Bu kitapla Ortadoğuya ilgi duyanlara; Suriye ve Ürdünle ilgili olarak gezip gördüklerimle okuyup dinlediklerimle küçük bir pencere açmak istedim. Tabii ki başkaları daha geniş ve ferah pencereler açabilir ve açmalıdır da. Ne yazık ki Suriyenin bugünkü şartları herhangi bir seyyaha kısa veya orta vadede bu ülkeyle ilgili herhangi büyüklükte yeni bir pencere açma imkânını vermemektedir.
Öyle görünüyor ki meraklıları Suriyeye uzun bir süre sadece mevcut pencerelerden bakmak zorunda kalacaklar.

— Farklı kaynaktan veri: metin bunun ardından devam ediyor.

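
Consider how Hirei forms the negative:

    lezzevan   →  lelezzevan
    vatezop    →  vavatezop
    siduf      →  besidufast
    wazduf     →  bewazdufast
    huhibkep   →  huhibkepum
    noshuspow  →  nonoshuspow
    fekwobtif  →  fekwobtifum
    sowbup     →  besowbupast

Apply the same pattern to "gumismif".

fekwobtif and siduf both end in -f yet inflect differently (fekwobtifum, besidufast), so the final letter is not what conditions the rule; the last vowel is.
"gumismif" has last vowel 'i'. The one such stem in the data (fekwobtif → fekwobtifum) adds -um, so the same rule applies.
So gumismif → gumismifum.

gumismifum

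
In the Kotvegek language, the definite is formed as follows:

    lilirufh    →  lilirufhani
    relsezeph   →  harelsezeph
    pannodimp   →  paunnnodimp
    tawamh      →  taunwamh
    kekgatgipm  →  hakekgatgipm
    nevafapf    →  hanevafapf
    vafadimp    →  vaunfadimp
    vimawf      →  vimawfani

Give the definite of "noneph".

relsezeph and tawamh both end in -h yet inflect differently (harelsezeph, taunwamh), so the final letter is not what conditions the rule; the second-to-last letter is.
"noneph" has second-to-last letter 'p'. The stems whose second-to-last letter is 'p' (kekgatgipm → hakekgatgipm, relsezeph → harelsezeph, nevafapf → hanevafapf) add the prefix ha-.
So noneph → hanoneph.

hanoneph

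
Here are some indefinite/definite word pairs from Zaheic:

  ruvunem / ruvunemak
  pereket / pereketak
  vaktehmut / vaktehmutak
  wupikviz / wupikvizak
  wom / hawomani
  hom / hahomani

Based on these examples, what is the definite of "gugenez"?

"gugenez" has 3 vowels. The stems with 3 vowels (ruvunem → ruvunemak, pereket → pereketak, vaktehmut → vaktehmutak) add -ak.
The other pattern: stems with 1 vowel add ha- … -ani around the stem.
So gugenez → gugenezak.

gugenezak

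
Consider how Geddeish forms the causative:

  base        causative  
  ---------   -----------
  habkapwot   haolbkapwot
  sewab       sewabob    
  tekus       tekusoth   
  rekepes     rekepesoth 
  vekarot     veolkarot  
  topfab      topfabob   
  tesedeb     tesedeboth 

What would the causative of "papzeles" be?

sewab and tesedeb both end in -b yet inflect differently (sewabob, tesedeboth), so the final letter is not what conditions the rule; the last vowel is.
"papzeles" has last vowel 'e'. The stems whose last vowel is 'e' (tesedeb → tesedeboth, rekepes → rekepesoth) add -oth.
The other patterns: stems whose last vowel is 'o' insert -ol- after the first vowel; stems whose last vowel is 'a' add -ob.
So papzeles → papzelesoth.

papzelesoth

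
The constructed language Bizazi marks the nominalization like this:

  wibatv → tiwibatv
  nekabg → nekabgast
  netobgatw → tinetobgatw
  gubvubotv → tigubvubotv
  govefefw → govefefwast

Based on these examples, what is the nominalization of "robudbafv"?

robudbafvast

"robudbafv" has second-to-last letter 'f'. The one such stem in the data (govefefw → govefefwast) adds -ast, so the same rule applies.
The other pattern: stems whose second-to-last letter is 't' add the prefix ti-.
So robudbafv → robudbafvast.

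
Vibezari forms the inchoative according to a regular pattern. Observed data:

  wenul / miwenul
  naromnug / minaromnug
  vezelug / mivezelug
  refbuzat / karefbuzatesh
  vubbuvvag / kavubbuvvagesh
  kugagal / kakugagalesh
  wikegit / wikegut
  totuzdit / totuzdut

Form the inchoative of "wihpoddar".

naromnug and vubbuvvag both end in -g yet inflect differently (minaromnug, kavubbuvvagesh), so the final letter is not what conditions the rule; the last vowel is.
"wihpoddar" has last vowel 'a'. The stems whose last vowel is 'a' (refbuzat → karefbuzatesh, vubbuvvag → kavubbuvvagesh, kugagal → kakugagalesh) add ka- … -esh around the stem.
The other patterns: stems whose last vowel is 'u' add the prefix mi-; stems whose last vowel is 'i' change the last vowel to 'u'.
So wihpoddar → kawihpoddaresh.

kawihpoddaresh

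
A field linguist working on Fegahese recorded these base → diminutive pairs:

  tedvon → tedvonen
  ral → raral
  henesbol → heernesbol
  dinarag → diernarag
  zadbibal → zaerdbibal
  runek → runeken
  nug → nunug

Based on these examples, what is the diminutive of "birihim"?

"birihim" has 3 vowels. The stems with 3 vowels (henesbol → heernesbol, zadbibal → zaerdbibal, dinarag → diernarag) insert -er- after the first vowel.
The other patterns: stems with 1 vowel repeat the first consonant+vowel as a prefix; stems with 2 vowels add -en.
So birihim → bierrihim.

bierrihim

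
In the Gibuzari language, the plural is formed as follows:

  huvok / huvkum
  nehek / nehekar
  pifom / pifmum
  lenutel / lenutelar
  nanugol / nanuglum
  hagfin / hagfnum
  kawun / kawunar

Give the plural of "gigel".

gigelar

"gigel" has last vowel 'e'. The stems whose last vowel is 'e' (lenutel → lenutelar, nehek → nehekar) add -ar.
The other pattern: stems whose last vowel is 'i' or 'o' delete the last vowel and add -um.
So gigel → gigelar.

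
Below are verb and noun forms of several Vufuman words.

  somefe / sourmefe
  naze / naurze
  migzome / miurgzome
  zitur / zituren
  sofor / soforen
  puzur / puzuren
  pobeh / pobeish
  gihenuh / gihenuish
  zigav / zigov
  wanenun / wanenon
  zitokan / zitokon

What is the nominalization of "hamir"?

"hamir" ends in -r. The stems ending in -r (zitur → zituren, sofor → soforen, puzur → puzuren) add -en.
So hamir → hamiren.

hamiren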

Bu kitabın Suriye bölümü kendi çapında bir envanter çalışması olarak da değerlendirilebilir; aslında seyahatin yapıldığı dönemde böyle bir envanter çalışması düşüncem hiçbir şekilde yoktu. Ancak seyahatin yapıldığı ve bu kitabın yazıldığı zaman aralığında (2001-2014) gelişen olaylar ister istemez bu kitaba böyle bir misyon yükledi. Kitabın Suriye bölümünde bahsedilen şehirlerin camilerin türbelerin mezarların kalelerin ve insanların ne kadarının bugün devam etmekte olan bu anlamsız ve acımasız iç savaştan sonra ayakta ve hayatta kalacağını bilmiyorum. Bu nedenle eğer bir gün bu savaş biterse ve birileri de burada bahsedilenlerle geride kalanların bir mukayesesini yapmayı düşünürse bu kitap kendi ölçüleri çerçevesinde bazı ipuçları verebilir.